What’s more, though Loving did rest partly on the formal race-consciousness of bans on interracial marriage, it also stressed what was obvious to all the participants in the case: Bans on interracial marriage, like segregated restrooms or segregated schools, were part of an attempt to maintain white social and legal supremacy. Limitation of marriage to male-female couples is not an attempt to maintain the supremacy of any one sex. (Yes, I know that people have argued that it is, but I don’t think that’s right.) Such a limitation is, to be sure, an attempt to maintain the social and legal supremacy of heterosexuality over homosexuality — but the Supreme Court has never held that sexual orientation discrimination is generally like race discrimination, nor should it (in part for the reasons given in the first half of this post).
Thus, I just don’t think that the Loving rationale of “if it mentions race, it’s unconstitutional race discrimination” carries over to the sex discrimination context. Had the Court already declared sex discrimination presumptively unconstitutional by 1967 (actually, it didn’t start doing so until the 1970s, and it had treated sex classifications as presumptively constitutional as late as the early 1960s), I suspect the Justices would have articulated this distinction in Loving itself, and make clear that Loving‘s logic rests on the special status of race, and the nature of even “separate but equal” racial rules as attempts to impose racial supremacy, something that doesn’t apply equally to all sex classifications. As it is, I think that Loving has to be understood as limited to the context in which it was decided, which is race; and the analogy to sex should be rejected, for the reasons I mention above.

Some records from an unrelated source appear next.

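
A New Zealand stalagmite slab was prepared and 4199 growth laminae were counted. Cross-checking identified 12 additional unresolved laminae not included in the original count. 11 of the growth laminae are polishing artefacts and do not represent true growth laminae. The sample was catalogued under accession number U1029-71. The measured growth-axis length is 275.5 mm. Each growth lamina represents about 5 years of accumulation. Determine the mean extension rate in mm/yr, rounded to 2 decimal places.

0.01 mm/yr

Correcting the raw count gives 4199 − 11 + 12 = 4200 true growth laminae.
4200 growth laminae at 5 years each span 4200 × 5 = 21000 years.
275.5 mm over 21000 years gives 275.5 / 21000 ≈ 0.01 mm/yr.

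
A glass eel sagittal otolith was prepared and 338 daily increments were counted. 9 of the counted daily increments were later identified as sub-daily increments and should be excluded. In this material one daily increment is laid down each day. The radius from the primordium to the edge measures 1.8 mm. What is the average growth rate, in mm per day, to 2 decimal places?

Adjusted count: 338 − 9 = 329 daily increments.
1.8 mm over 329 days gives 1.8 / 329 ≈ 0.01 mm per day.

0.01 mm per day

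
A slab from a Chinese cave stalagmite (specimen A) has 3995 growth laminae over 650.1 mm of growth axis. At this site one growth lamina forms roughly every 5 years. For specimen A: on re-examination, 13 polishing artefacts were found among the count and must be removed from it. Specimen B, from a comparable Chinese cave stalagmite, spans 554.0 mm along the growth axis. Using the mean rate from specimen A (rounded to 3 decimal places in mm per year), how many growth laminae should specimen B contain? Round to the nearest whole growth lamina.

Specimen A: adjusted count: 3995 − 13 = 3982 growth laminae.
Specimen A: multiplying by 5 years per growth lamina: 3982 × 5 = 19910 years.
A: Mean rate = 650.1 mm / 19910 years ≈ 0.033 mm per year.
B spans 554.0 / 0.033 = 16787.88 years; at 5 years per growth lamina that is 16787.88 / 5 ≈ 3358 growth laminae.

3358 growth laminae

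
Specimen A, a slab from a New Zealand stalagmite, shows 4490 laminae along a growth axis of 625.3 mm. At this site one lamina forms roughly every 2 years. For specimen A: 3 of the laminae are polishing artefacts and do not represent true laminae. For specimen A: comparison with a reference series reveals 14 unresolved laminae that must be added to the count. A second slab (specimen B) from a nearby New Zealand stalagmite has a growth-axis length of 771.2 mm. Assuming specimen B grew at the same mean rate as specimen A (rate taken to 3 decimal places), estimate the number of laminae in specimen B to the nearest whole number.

Specimen A: true lamina count = 4490 − 3 + 14 = 4501.
Specimen A: 4501 laminae at 2 years each span 4501 × 2 = 9002 years.
A: 625.3 mm over 9002 years gives 625.3 / 9002 ≈ 0.069 mm per year.
Specimen B: 771.2 mm / 0.069 mm per year = 11176.81 years; at 2 years per lamina that is 11176.81 / 2 ≈ 5588 laminae.

5588 laminae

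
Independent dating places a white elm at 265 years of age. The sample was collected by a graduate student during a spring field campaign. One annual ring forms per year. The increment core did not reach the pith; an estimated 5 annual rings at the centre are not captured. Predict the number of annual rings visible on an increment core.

At one annual ring per year, 265 years correspond to 265 annual rings.
Subtracting the 5 annual rings not captured gives 265 − 5 = 260 annual rings in the record.

260 annual rings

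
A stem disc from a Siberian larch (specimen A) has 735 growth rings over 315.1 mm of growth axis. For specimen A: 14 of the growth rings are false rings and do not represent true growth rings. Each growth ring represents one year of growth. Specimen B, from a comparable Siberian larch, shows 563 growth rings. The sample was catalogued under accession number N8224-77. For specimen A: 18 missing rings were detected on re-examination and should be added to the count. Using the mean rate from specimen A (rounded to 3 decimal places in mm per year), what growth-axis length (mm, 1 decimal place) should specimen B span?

239.8 mm

Specimen A: adjusted count: 735 − 14 + 18 = 739 growth rings.
A: 315.1 mm over 739 years gives 315.1 / 739 ≈ 0.426 mm/year.
B's length ≈ 0.426 × 563 = 239.8 mm.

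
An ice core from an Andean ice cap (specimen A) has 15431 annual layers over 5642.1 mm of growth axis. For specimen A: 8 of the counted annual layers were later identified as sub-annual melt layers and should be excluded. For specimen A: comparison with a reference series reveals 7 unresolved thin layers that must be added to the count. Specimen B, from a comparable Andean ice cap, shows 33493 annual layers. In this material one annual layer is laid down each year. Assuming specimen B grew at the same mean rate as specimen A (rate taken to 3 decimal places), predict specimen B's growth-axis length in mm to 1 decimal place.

Specimen A: adjusted count: 15431 − 8 + 7 = 15430 annual layers.
A: Extension rate ≈ 5642.1 / 15430 = 0.366 mm per year.
B's length ≈ 0.366 × 33493 = 12258.4 mm.

12258.4 mm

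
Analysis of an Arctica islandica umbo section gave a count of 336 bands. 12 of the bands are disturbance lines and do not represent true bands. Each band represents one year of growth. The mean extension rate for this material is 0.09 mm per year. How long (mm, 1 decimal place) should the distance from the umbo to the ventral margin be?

29.2 mm

True band count = 336 − 12 = 324.
324 years at 0.09 mm/year gives 0.09 × 324 = 29.2 mm.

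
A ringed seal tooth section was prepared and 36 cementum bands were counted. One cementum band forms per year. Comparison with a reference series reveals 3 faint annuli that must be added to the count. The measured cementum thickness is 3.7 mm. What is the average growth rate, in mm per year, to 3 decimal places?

Adjusted count: 36 + 3 = 39 cementum bands.
Extension rate ≈ 3.7 / 39 = 0.095 mm per year.

0.095 mm per year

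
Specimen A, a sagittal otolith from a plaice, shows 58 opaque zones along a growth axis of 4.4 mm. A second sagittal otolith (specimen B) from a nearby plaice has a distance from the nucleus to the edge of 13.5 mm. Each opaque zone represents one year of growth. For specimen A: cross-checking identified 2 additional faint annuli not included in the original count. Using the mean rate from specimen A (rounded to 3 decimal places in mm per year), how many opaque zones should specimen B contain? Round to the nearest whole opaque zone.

185 opaque zones

Specimen A: correcting the raw count gives 58 + 2 = 60 true opaque zones.
A: Mean rate = 4.4 mm / 60 years ≈ 0.073 mm per year.
For B, 13.5 / 0.073 = 184.93 years ≈ 185 opaque zones.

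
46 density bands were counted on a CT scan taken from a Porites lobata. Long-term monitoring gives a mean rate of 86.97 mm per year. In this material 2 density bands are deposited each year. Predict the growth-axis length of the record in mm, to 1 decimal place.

With 2 density bands per year, 46 / 2 = 23 years.
Length ≈ 86.97 × 23 = 2000.3 mm.

2000.3 mm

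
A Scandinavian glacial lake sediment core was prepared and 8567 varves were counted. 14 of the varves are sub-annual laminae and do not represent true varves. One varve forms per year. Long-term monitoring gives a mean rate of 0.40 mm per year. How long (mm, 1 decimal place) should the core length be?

3421.2 mm

Adjusted count: 8567 − 14 = 8553 varves.
8553 years at 0.40 mm/year gives 0.40 × 8553 = 3421.2 mm.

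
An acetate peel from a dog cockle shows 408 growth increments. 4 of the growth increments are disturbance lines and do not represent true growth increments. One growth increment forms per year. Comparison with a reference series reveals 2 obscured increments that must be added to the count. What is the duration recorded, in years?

True growth increment count = 408 − 4 + 2 = 406.
At one growth increment per year, that is 406 years.

406 years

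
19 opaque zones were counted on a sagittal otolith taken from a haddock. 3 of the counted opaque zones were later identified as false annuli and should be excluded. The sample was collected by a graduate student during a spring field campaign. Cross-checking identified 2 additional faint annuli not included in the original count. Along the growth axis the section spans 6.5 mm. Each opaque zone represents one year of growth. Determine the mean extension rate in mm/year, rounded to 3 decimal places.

After corrections the count is 19 − 3 + 2 = 18 opaque zones.
Mean rate = 6.5 mm / 18 years ≈ 0.361 mm/year.

0.361 mm/year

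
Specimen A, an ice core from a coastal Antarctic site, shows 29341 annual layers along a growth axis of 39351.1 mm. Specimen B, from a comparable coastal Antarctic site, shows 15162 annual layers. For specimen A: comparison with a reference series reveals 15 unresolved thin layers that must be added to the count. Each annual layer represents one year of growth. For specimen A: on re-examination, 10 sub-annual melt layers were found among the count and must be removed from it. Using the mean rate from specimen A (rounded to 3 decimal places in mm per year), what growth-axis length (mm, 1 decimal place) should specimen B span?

20332.2 mm

Specimen A: after corrections the count is 29341 − 10 + 15 = 29346 annual layers.
A: Extension rate ≈ 39351.1 / 29346 = 1.341 mm/yr.
B's length ≈ 1.341 × 15162 = 20332.2 mm.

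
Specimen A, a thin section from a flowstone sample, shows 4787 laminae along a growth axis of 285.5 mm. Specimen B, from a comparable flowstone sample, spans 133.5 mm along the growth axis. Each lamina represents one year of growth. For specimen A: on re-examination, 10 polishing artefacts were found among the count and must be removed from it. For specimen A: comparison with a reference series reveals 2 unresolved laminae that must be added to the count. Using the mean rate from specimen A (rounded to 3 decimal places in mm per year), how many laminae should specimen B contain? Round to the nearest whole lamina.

Specimen A: after corrections the count is 4787 − 10 + 2 = 4779 laminae.
A: 285.5 mm over 4779 years gives 285.5 / 4779 ≈ 0.060 mm/year.
B spans 133.5 / 0.060 = 2225.00 years ≈ 2225 laminae.

2225 laminae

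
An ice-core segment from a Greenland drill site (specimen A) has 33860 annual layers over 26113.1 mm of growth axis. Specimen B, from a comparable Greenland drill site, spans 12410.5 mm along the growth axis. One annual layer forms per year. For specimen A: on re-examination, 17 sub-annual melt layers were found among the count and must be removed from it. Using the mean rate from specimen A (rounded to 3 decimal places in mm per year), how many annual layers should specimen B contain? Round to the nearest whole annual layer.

16076 annual layers

Specimen A: after corrections the count is 33860 − 17 = 33843 annual layers.
A: 26113.1 mm over 33843 years gives 26113.1 / 33843 ≈ 0.772 mm/year.
Specimen B: 12410.5 mm / 0.772 mm per year = 16075.78 years ≈ 16076 annual layers.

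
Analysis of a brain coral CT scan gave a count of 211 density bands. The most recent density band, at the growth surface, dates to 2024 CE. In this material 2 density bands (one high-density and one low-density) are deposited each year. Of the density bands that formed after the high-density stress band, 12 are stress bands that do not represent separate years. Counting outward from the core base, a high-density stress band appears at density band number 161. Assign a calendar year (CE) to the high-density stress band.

2005 CE

211 − 161 = 50 density bands lie beyond the high-density stress band toward the growth surface.
50 − 12 false = 38 true density bands after the high-density stress band.
38 density bands at 2 per year is 38 / 2 = 19 years.
2024 − 19 = 2005 CE.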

Finally, let me mention again the point I mentioned above, which is even more relevant to constitutional analysis: The male-female marriage requirement is much more deeply historically rooted in American law than the ban on interracial marriage; and by 1967, only 16 states banned interracial marriage, while 49 states ban same-sex marriage, and the 50th state (Massachusetts) is shifting to allowing same-sex marriage only by judicial fiat, not judgment of its people. The Supreme Court should rightly be very cautious in overturning the nearly unanimous judgment of American lawmaking organs, past and present. Maybe sometimes it ought to do this — but not when it faces such an absence of dispositive constitutional text, and when the doctrinal case for the overturning is so tenuous.
Conclusion: Let me say it again: I tentatively support allowing same-sex marriage. I would vote for a proposed California law implementing allowing same-sex marriage. I think it’s the fairer result, and the practically most useful one.
But I also realize that I may well be wrong. Perhaps we shouldn’t be tampering so quickly with an important aspect of a fundamental social institution. Perhaps — and there is reason enough to think that this is a plausible claim, though not an obviously correct claim — there is something in male-female relationships that is uniquely valuable for one of the most important tasks of any society, raising the next generation of its citizens, and perhaps the law should therefore officially sanction those relationships in a way that it doesn’t sanction others. Perhaps it would be better if people are taught that children are best reared in male-female relationships and not male-male or female-female ones.
These arguments aren’t strong enough to persuade me to oppose same-sex marriages. But they are strong enough to persuade me that same-sex marriage rights ought not be imposed on the whole country by unelected federal judges, or imposed on most states by the actions of one or two states.